The SGPR code implements this equation with small changes for multiple concurrent outputs (columns of the data matrix Y) and also a prior mean function.

Prediction

At precition time, we need to compute the mean and variance of the variational approximation at some new points \(\mathbf X^\star\). Following Hensman et al. (2013), we know that all the information in the posterior approximation is contained in the Gaussian distribution \(q(\mathbf u)\), which represents the distribution on function values at the inducing points \(\mathbf Z\). Recall:

\[q(\mathbf u) = \mathcal N(\mathbf u\,|\, \mathbf m, \mathbf \Lambda)\]

with

\[\mathbf \Lambda = \mathbf K_{uu}^{-1} + \mathbf K_{uu}^{-1}\mathbf K_{uf}\mathbf K_{fu}\mathbf K_{uu}^{-1} \sigma^{-2}\]
\[\mathbf m = \mathbf \Lambda^{-1} \mathbf K_{uu}^{-1}\mathbf K_{uf}\mathbf y\sigma^{-2}\]

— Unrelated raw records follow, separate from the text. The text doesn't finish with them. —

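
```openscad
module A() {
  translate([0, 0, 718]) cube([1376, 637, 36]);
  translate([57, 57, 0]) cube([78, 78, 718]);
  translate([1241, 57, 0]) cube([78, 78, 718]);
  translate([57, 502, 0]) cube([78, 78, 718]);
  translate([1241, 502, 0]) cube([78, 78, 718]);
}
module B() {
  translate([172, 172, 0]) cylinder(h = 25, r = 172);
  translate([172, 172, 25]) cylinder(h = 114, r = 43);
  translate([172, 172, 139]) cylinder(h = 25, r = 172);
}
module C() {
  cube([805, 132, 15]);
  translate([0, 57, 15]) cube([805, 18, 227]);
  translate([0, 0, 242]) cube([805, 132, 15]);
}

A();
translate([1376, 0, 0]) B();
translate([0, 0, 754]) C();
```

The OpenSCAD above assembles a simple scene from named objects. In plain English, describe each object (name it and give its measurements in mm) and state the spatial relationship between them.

A is a table with a 1376×637 mm rectangular top, 36 mm thick, top surface at z = 754 mm, supported by four 78×78 mm square legs, each inset 57 mm from the nearest pair of top edges, running from the floor.

B is a spool: two coaxial disc flanges of radius 172 mm and thickness 25 mm, joined by a core cylinder of radius 43 mm and height 114 mm. The lower flange rests on z = 0 and the three cylinders share a vertical axis.

C is an I-beam lying along x, 805 mm long. Overall section height 257 mm. Two flanges 132 mm wide (y) and 15 mm thick, one on the floor and one at the top; a web 18 mm thick runs between them, centred on the flange width.

The spool is against the table's +x side, with their −y faces flush. The I-beam is on top of the table.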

To make a prediction, we need to integrate:

\[ \begin{align}\begin{aligned} p(\mathbf f^\star) = \int p(\mathbf f^\star \,|\, \mathbf u) q (\mathbf u) \textrm d \mathbf u\\ with\end{aligned}\end{align} \]
\[p(\mathbf f^\star \,|\, \mathbf u) = \mathcal N(\mathbf f^\star\,|\, \mathbf K_{\star u}\mathbf K_{uu}^{-1}\mathbf u, \,\mathbf K_{\star\star} - \mathbf K_{\star u}\mathbf K_{uu}^{-1}\mathbf K_{u\star})\]

The integral results in

\[p(\mathbf f^\star) = \mathcal N(\mathbf f^\star\,|\, \mathbf K_{\star u}\mathbf K_{uu}^{-1}\mathbf m, \,\mathbf K_{\star\star} - \mathbf K_{\star u}\mathbf K_{uu}^{-1}\mathbf K_{u\star} + \mathbf K_{\star u}\mathbf K_{uu}^{-1}\mathbf \Lambda^{-1}\mathbf K_{uu}^{-1}\mathbf K_{u\star})\]

Note from our above definitions that we have

\[\mathbf K_{uu}^{-1}\mathbf \Lambda^{-1}\mathbf K_{uu}^{-1} = \mathbf L^{-\top}\mathbf B^{-1}\mathbf L^{-1}\]

and further

\[\mathbf K_{uu}^{-1}\mathbf m = \mathbf L^{-\top}\mathbf L_{\mathbf B}^{-\top}\mathbf c\]

.

substituting:

\[p(\mathbf f^\star) = \mathcal N(\mathbf f^\star\,|\, \mathbf K_{\star u}\mathbf L^{-\top}\mathbf L_{\mathbf B}^{-\top}\mathbf c, \,\mathbf K_{\star\star} - \mathbf K_{\star u}\mathbf L^{-1}(\mathbf I - \mathbf B^{-1})\mathbf L^{-1}\mathbf K_{u\star})\]

.

The code in sgpr.py implements this equation, with an additional switch depending on whether the full covariance matrix is required.